As the film progresses, the violence between dockworkers and their employers escalates into rape and murder, with Ah Tang showing up to beat people up almost at random. He later finds out that his cousin’s husband, Cheung (Wong Fei-Lung, more or less playing the James Tien character from The Big Boss), is the head of the striking laborers. Attempts to keep his employers from beating his family to death alienates Ah Tang from his cousin, and he eventually finds out from the prostitute just how corrupt they really are (just like that OTHER MOVIE). Ah Tang eventually assaults Mr. Ko at his own mansion (not too unlike Hero of the Waterfront) and then again on ship as it sails for the Mainland.
Wong Sing-Loy, best known in my book for his excretable Angry Young Man, unsuccessfully apes the Bruce Lee formula for this film, to the point that I’m surprised this isn’t officially considered a Brucesploitation entry. Tornado of Pearl River is arguably more “respectable” than its inspiration, what with less over exploitation elements and a more patriotic subtext to the proceedings, but the Wong’s overwrought melodrama during many of the non-fighting scenes and Han Ying-Chieh’s uninspired choreography whenever Tan Tao-Liang isn’t (wisely) choreographing himself (much like Bruce Lee in The Big Boss) just kills the movie.
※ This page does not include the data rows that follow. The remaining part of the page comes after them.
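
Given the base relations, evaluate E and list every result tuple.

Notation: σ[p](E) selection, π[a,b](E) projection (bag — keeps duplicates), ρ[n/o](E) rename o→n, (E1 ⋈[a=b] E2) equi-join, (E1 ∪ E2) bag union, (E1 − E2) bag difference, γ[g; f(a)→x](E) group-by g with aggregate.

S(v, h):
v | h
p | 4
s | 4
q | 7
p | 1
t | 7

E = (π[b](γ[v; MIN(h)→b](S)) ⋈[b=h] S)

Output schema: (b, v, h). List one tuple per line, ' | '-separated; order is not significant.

Stepwise |·|:
  S → 5
  γ[v; MIN(h)→b](S) → 4
  π[b](γ[v; MIN(h)→b](S)) → 4
  S → 5
  (π[b](γ[v; MIN(h)→b](S)) ⋈[b=h] S) → 7

== RESULT ==
b | v | h
1 | p | 1
4 | p | 4
4 | s | 4
7 | q | 7
7 | q | 7
7 | t | 7
7 | t | 7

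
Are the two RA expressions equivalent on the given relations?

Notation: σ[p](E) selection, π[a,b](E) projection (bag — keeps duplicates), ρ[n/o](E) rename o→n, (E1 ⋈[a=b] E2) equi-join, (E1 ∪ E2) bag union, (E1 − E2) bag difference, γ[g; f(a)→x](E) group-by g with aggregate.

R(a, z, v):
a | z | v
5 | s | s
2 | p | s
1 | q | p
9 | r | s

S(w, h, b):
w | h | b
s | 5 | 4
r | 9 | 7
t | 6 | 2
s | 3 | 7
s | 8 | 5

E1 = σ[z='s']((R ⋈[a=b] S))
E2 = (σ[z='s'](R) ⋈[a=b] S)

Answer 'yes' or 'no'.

E1 row counts bottom-up:
  R → 4
  S → 5
  (R ⋈[a=b] S) → 2
  σ[z='s']((R ⋈[a=b] S)) → 1
E2 row counts bottom-up:
  R → 4
  σ[z='s'](R) → 1
  S → 5
  (σ[z='s'](R) ⋈[a=b] S) → 1

E1 and E2 produce the same multiset:
a | z | v | w | h | b
5 | s | s | s | 8 | 5

yes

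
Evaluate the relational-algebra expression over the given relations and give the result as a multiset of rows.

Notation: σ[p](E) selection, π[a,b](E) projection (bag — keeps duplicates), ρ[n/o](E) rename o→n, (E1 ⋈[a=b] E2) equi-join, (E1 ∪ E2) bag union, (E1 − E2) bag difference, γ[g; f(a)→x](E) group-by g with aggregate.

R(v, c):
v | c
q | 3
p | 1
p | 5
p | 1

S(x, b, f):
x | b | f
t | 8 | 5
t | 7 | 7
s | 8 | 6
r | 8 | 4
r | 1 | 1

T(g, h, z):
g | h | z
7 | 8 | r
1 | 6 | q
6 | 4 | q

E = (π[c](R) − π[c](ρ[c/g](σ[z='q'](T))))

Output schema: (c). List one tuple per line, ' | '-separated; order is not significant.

Row counts bottom-up:
  R → 4
  π[c](R) → 4
  T → 3
  σ[z='q'](T) → 2
  ρ[c/g](σ[z='q'](T)) → 2
  π[c](ρ[c/g](σ[z='q'](T))) → 2
  (π[c](R) − π[c](ρ[c/g](σ[z='q'](T)))) → 3

== RESULT ==
c
1
3
5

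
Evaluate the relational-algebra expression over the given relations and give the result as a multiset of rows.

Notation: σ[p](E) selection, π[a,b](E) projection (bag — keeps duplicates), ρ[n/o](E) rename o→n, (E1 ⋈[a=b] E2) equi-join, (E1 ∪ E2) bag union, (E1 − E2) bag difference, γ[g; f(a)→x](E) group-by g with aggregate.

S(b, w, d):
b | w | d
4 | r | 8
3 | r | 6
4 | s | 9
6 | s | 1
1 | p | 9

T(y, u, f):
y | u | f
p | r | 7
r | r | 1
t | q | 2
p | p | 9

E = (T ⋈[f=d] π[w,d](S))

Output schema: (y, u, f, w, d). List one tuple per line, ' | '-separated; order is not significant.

Stepwise |·|:
  T → 4
  S → 5
  π[w,d](S) → 5
  (T ⋈[f=d] π[w,d](S)) → 3

== RESULT ==
y | u | f | w | d
p | p | 9 | p | 9
p | p | 9 | s | 9
r | r | 1 | s | 1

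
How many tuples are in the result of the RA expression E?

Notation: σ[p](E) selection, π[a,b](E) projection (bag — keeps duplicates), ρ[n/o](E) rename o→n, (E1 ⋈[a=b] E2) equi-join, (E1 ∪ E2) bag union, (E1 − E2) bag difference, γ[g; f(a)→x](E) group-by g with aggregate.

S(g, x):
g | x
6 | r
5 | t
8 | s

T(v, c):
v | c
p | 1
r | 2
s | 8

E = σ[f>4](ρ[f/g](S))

Subexpression sizes:
  S → 3
  ρ[f/g](S) → 3
  σ[f>4](ρ[f/g](S)) → 3

|E| = 3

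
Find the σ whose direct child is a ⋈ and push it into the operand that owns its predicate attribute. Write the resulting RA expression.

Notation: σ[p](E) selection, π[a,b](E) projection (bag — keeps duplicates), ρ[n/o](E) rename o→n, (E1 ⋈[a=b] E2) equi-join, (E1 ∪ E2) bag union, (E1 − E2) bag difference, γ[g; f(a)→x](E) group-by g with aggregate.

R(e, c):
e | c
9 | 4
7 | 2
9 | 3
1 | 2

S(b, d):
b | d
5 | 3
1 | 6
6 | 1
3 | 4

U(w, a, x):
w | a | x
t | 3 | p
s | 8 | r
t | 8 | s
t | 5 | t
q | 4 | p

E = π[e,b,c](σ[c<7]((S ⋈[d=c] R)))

σ filters on c, owned by the right side.
E' = π[e,b,c]((S ⋈[d=c] σ[c<7](R)))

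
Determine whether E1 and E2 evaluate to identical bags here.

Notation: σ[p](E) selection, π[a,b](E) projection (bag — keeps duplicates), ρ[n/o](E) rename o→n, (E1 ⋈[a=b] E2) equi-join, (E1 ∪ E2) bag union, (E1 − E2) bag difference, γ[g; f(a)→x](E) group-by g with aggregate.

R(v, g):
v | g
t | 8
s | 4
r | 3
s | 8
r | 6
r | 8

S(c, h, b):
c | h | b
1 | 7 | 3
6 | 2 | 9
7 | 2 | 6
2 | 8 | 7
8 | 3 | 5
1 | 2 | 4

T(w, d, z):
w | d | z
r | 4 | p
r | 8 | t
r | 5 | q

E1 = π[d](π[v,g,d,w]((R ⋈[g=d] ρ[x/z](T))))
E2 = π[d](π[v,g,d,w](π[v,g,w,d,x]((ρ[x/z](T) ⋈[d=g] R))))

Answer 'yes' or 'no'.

E1 per-node cardinality:
  R → 6
  T → 3
  ρ[x/z](T) → 3
  (R ⋈[g=d] ρ[x/z](T)) → 4
  π[v,g,d,w]((R ⋈[g=d] ρ[x/z](T))) → 4
  π[d](π[v,g,d,w]((R ⋈[g=d] ρ[x/z](T)))) → 4
E2 per-node cardinality:
  T → 3
  ρ[x/z](T) → 3
  R → 6
  (ρ[x/z](T) ⋈[d=g] R) → 4
  π[v,g,w,d,x]((ρ[x/z](T) ⋈[d=g] R)) → 4
  π[v,g,d,w](π[v,g,w,d,x]((ρ[x/z](T) ⋈[d=g] R))) → 4
  π[d](π[v,g,d,w](π[v,g,w,d,x]((ρ[x/z](T) ⋈[d=g] R)))) → 4

E1 and E2 produce the same multiset:
d
4
8
8
8

yes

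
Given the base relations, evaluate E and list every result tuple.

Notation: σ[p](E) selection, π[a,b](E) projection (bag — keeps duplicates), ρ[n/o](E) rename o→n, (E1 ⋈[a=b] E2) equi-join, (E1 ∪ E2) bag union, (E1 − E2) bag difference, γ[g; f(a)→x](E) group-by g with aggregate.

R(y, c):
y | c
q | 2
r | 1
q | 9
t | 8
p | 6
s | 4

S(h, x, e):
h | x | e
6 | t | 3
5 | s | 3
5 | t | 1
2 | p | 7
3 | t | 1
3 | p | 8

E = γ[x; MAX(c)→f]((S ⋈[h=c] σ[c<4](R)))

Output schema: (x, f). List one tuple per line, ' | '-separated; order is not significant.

Subexpression sizes:
  S → 6
  R → 6
  σ[c<4](R) → 2
  (S ⋈[h=c] σ[c<4](R)) → 1
  γ[x; MAX(c)→f]((S ⋈[h=c] σ[c<4](R))) → 1

== RESULT ==
x | f
p | 2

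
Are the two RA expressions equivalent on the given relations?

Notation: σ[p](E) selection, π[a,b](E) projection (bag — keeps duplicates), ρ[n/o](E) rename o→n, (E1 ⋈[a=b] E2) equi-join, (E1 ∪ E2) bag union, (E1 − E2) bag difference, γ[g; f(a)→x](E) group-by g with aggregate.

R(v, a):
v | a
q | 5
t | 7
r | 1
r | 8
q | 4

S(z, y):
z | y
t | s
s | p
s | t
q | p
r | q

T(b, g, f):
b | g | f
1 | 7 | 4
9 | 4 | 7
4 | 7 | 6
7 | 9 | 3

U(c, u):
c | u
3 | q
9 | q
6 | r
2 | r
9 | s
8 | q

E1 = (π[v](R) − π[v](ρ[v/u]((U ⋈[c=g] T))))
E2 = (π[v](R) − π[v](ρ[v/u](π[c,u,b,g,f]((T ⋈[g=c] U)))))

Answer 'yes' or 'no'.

E1 subexpression sizes:
  R → 5
  π[v](R) → 5
  U → 6
  T → 4
  (U ⋈[c=g] T) → 2
  ρ[v/u]((U ⋈[c=g] T)) → 2
  π[v](ρ[v/u]((U ⋈[c=g] T))) → 2
  (π[v](R) − π[v](ρ[v/u]((U ⋈[c=g] T)))) → 4
E2 subexpression sizes:
  R → 5
  π[v](R) → 5
  T → 4
  U → 6
  (T ⋈[g=c] U) → 2
  π[c,u,b,g,f]((T ⋈[g=c] U)) → 2
  ρ[v/u](π[c,u,b,g,f]((T ⋈[g=c] U))) → 2
  π[v](ρ[v/u](π[c,u,b,g,f]((T ⋈[g=c] U)))) → 2
  (π[v](R) − π[v](ρ[v/u](π[c,u,b,g,f]((T ⋈[g=c] U))))) → 4

E1 and E2 produce the same multiset:
v
q
r
r
t

yes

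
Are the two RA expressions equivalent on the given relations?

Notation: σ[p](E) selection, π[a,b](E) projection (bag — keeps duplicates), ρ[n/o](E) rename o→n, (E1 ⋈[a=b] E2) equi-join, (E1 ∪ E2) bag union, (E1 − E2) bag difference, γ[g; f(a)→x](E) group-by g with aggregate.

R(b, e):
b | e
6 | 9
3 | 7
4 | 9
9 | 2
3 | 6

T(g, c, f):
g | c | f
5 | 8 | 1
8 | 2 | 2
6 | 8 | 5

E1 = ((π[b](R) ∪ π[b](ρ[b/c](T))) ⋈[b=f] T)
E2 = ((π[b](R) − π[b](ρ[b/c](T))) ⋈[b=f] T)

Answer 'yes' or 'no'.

E1 row counts bottom-up:
  R → 5
  π[b](R) → 5
  T → 3
  ρ[b/c](T) → 3
  π[b](ρ[b/c](T)) → 3
  (π[b](R) ∪ π[b](ρ[b/c](T))) → 8
  T → 3
  ((π[b](R) ∪ π[b](ρ[b/c](T))) ⋈[b=f] T) → 1
E2 row counts bottom-up:
  R → 5
  π[b](R) → 5
  T → 3
  ρ[b/c](T) → 3
  π[b](ρ[b/c](T)) → 3
  (π[b](R) − π[b](ρ[b/c](T))) → 5
  T → 3
  ((π[b](R) − π[b](ρ[b/c](T))) ⋈[b=f] T) → 0

E1 result:
b | g | c | f
2 | 8 | 2 | 2
E2 result:
b | g | c | f
(0 rows)
Witness: (2, 8, 2, 2) appears 1× in E1 but 0× in E2.

no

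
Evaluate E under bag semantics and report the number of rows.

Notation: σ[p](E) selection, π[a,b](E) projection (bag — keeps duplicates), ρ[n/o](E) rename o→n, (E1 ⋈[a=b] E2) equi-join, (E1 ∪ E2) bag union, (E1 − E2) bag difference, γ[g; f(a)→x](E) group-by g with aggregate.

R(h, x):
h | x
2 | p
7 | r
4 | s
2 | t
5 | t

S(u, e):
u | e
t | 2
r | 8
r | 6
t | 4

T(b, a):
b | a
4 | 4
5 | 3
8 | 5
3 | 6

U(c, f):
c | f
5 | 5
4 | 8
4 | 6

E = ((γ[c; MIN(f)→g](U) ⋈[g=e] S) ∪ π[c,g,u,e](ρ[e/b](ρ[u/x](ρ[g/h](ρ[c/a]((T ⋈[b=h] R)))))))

Subexpression sizes:
  U → 3
  γ[c; MIN(f)→g](U) → 2
  S → 4
  (γ[c; MIN(f)→g](U) ⋈[g=e] S) → 1
  T → 4
  R → 5
  (T ⋈[b=h] R) → 2
  ρ[c/a]((T ⋈[b=h] R)) → 2
  ρ[g/h](ρ[c/a]((T ⋈[b=h] R))) → 2
  ρ[u/x](ρ[g/h](ρ[c/a]((T ⋈[b=h] R)))) → 2
  ρ[e/b](ρ[u/x](ρ[g/h](ρ[c/a]((T ⋈[b=h] R))))) → 2
  π[c,g,u,e](ρ[e/b](ρ[u/x](ρ[g/h](ρ[c/a]((T ⋈[b=h] R)))))) → 2
  ((γ[c; MIN(f)→g](U) ⋈[g=e] S) ∪ π[c,g,u,e](ρ[e/b](ρ[u/x](ρ[g/h](ρ[c/a]((T ⋈[b=h] R))))))) → 3

|E| = 3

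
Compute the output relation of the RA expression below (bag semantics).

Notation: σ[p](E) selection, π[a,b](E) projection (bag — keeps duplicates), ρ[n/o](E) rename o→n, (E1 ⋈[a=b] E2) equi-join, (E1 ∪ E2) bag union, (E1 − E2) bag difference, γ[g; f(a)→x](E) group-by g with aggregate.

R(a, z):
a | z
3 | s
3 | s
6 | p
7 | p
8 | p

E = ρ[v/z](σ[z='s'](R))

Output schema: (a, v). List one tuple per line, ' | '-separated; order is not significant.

Stepwise |·|:
  R → 5
  σ[z='s'](R) → 2
  ρ[v/z](σ[z='s'](R)) → 2

== RESULT ==
a | v
3 | s
3 | s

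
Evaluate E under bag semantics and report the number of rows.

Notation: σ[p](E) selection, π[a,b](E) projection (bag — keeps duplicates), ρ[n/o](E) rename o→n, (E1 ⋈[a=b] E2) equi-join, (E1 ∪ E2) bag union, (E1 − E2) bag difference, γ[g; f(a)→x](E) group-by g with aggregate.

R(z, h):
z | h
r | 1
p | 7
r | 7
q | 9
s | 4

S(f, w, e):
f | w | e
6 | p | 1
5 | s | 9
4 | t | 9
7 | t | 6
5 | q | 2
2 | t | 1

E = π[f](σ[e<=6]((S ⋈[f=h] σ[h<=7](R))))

Row counts bottom-up:
  S → 6
  R → 5
  σ[h<=7](R) → 4
  (S ⋈[f=h] σ[h<=7](R)) → 3
  σ[e<=6]((S ⋈[f=h] σ[h<=7](R))) → 2
  π[f](σ[e<=6]((S ⋈[f=h] σ[h<=7](R)))) → 2

|E| = 2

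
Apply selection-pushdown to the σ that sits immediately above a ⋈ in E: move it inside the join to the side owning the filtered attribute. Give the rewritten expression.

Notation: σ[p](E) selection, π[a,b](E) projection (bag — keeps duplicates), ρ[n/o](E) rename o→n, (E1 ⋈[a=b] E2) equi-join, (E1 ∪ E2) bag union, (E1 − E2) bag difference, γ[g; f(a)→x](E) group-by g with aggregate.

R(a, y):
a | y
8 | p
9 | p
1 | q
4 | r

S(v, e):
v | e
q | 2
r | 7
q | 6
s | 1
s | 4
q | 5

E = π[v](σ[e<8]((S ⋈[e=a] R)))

σ filters on e, owned by the left side.
E' = π[v]((σ[e<8](S) ⋈[e=a] R))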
This ranks up with the finale to The Himalayan as Tan Tao-Liang’s best showcase film. He kicks with great aplomb here, and I wonder why so many Taiwanese choreographers later in his career were at a loss on how to exhibit his obvious skills. This film introduces his famous “hop kicking,” where Tan hops on one leg while side-kicking at various heights (mainly at chest and head level). He uses A LOT more jumping spin kicks and jumping hook kicks than he does in his other movies. Tan also had a tendency to kick exclusively with his left leg in his movies, but here he exercises both feet fairly equally. While none of the fights rank as individual classics, there’s enough good stuff on display to consider this a classic kicking movie.